Endless Road, an asphalt pave that builds and breaks according to the passing vehicles, with jutting signs and potholes, and a vast fog that seems to clamor to the drivers.
a “yellow bug” elevator amidst a rusty room that smells like pennies. Once inside, there it is a lift with a windshield for viewing the outside. When the wiper starts, the girl can see all the other lifts and carriers, other elevators being pulled up and down: (one that carries grain, a burglar’s oversized sack of coin, an elephant statue made of books, flu vaccines, a bucket of Marie Antoinette shoes…)

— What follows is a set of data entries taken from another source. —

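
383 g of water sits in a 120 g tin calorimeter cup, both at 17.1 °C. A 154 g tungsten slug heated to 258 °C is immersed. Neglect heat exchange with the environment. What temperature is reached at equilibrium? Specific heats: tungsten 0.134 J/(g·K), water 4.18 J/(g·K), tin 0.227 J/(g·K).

T_f ≈ 20.1 °C

Conservation of energy gives ΣQ = 0:
154·0.134·(T − 258) + 383·4.18·(T − 17.1) + 120·0.227·(T − 17.1) = 0
20.64(T − 258) + 1600.9(T − 17.1) + 27.24(T − 17.1) = 0
1648.8 T = 33166
T = 33166/1648.8 ≈ 20.12 °C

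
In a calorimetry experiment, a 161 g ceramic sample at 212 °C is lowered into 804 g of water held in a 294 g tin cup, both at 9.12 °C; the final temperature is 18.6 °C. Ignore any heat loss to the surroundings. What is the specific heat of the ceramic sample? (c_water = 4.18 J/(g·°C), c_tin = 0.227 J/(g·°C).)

c ≈ 1.04 J/(g·°C)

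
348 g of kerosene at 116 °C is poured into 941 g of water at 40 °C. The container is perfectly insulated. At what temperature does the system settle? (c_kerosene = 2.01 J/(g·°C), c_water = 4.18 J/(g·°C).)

T_f ≈ 51.5 °C

With ΣQ=0 the equilibrium temperature is the m·c-weighted mean:
T_f = (699.48·116 + 3933.4·40) / (699.48 + 3933.4)
    = 238475 / 4632.9 ≈ 51.47 °C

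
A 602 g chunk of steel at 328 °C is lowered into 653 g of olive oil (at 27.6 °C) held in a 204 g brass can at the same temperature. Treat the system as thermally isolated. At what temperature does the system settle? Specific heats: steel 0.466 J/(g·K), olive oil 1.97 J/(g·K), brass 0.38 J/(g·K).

T_f ≈ 78.8 °C

T_f is the heat-capacity-weighted average of the initial temperatures:
T_f = (280.53*328 + 1286.4*27.6 + 77.52*27.6) / (280.53 + 1286.4 + 77.52)
    = 129659 / 1644.5 ≈ 78.85 °C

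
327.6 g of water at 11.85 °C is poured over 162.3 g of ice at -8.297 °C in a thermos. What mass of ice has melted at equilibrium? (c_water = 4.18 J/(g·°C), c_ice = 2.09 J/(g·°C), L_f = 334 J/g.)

m_melted ≈ 40.2 g

Heat available from the water dropping to 0 °C: 327.6·4.18·11.85 = 16227 J.
Warming the ice to 0 °C takes 162.3·2.09·8.297 = 2814.4 J, leaving 13413 J for melting.
To melt every bit of ice: 162.3·334 = 54208 J.
Since 13413 < 54208 J, not all the ice melts; equilibrium is at 0 °C.
Mass melted = 13413/334 ≈ 40.16 g.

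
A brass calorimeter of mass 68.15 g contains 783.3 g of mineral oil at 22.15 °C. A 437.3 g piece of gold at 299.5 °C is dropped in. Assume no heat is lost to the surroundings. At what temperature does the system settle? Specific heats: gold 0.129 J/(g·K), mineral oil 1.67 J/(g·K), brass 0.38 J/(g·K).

Heat gained plus heat lost sum to zero:
437.3*0.129*(T − 299.5) + 783.3*1.67*(T − 22.15) + 68.15*0.38*(T − 22.15) = 0
56.41(T − 299.5) + 1308.1(T − 22.15) + 25.9(T − 22.15) = 0
(56.41 + 1308.1 + 25.9) T = 56.41*299.5 + 1308.1*22.15 + 25.9*22.15
T ≈ 33.40 °C

T_f ≈ 33.4 °C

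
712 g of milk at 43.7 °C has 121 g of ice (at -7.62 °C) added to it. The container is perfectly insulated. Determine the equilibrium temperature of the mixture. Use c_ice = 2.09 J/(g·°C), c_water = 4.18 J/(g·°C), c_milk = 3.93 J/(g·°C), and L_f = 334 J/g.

Setting the total heat transfer to zero:
warm ice to 0 °C: 121×2.09×(0 − (-7.62)) = 1927; latent heat to melt: 121×334 = 40414; warm the meltwater: 505.78 T; milk cools: 712×3.93×(T − 43.7) = 2798.2(T − 43.7)
3303.9 T = 122280 − 42341 = 79939
T ≈ 24.19 °C (positive, so assuming full melt was valid).

T_f ≈ 24.2 °C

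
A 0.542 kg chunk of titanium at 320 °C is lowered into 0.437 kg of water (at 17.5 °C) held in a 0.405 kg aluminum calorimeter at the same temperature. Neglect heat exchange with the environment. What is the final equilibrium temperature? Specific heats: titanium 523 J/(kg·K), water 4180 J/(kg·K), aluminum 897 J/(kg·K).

Setting the total heat transfer to zero:
0.542*523*(T − 320) + 0.437*4180*(T − 17.5) + 0.405*897*(T − 17.5) = 0
(283.47 + 1826.7 + 363.29) T = 283.47*320 + 1826.7*17.5 + 363.29*17.5
T ≈ 52.17 °C

T_f ≈ 52.2 °C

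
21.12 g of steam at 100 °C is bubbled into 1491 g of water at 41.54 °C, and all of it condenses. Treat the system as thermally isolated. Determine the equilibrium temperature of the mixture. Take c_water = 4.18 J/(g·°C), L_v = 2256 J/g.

T_f ≈ 49.9 °C

Energy balance with sensible and latent terms:
steam→water at 100 °C releases m L_v = 21.12×2256 = 47647; condensed water 100 °C→T: 88.28(T − 100); original water: 6232.4(T − 41.54)
6320.7 T = 47647 + 8828.2 + 258893 = 315368
T ≈ 49.89 °C, under the boiling point, so the assumption holds.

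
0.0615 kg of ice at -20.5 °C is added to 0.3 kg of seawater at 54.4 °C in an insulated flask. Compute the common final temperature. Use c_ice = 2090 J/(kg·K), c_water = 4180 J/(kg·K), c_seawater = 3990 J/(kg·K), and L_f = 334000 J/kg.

Taking heat into each body as positive, Σ m c ΔT = 0:
warm ice to 0 °C: 0.0615·2090·(0 − (-20.5)) = 2635; fusion: m_ice L_f = 0.0615·334000 = 20541; meltwater 0→T: 0.0615·4180·T = 257.07 T; seawater: 1197(T − 54.4)
1454.1 T = 65117 − 23176 = 41941
T ≈ 28.84 °C — above 0 °C, consistent with complete melting.

T_f ≈ 28.8 °C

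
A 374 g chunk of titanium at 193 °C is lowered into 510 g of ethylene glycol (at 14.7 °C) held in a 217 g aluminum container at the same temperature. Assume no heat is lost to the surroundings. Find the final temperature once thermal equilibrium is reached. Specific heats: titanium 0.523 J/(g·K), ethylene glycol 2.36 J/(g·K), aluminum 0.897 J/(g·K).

T_f ≈ 36.6 °C

Conservation of energy gives ΣQ = 0:
374·0.523·(T − 193) + 510·2.36·(T − 14.7) + 217·0.897·(T − 14.7) = 0
1593.9 T = 58305
T = 58305/1593.9 ≈ 36.58 °C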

a camping ground, darkened with fireflies and lights and pitched tents. Serves as a common room where the characters tend to sleep, sometimes running into each other and not even seeing or noticing the others’ existence. Giannella and Adalee forget each other here and become quite ghost like. Name likes the grounds and extinguishes the fire and lies in the pile of warm kindle, drawing with ash, asking the girl if it would get rid of the rock already on him, “clinging” to his skin.
a coffee shop (closing-in-the-morning)
a parlor (elegant and white)
a penthouse room with a long and thick purple curtain
a cottage with a grand piano, whose drawer contains several framed photos, “watch-points” as communicated by Lysander, that include: a park, an ocean, a field, a nursery. Lysander tells the girl the framed photos are “watch-points,” and after sifting through him, informs her that there is a character waiting at all three points (forgets the nursery where baby Zayley is being groomed by a shadow that is ‘the room’)

The girl will eventually have to come face to face with reality and accept her duties back home, in the process discovering what she sacrificed in order to gain access to the room.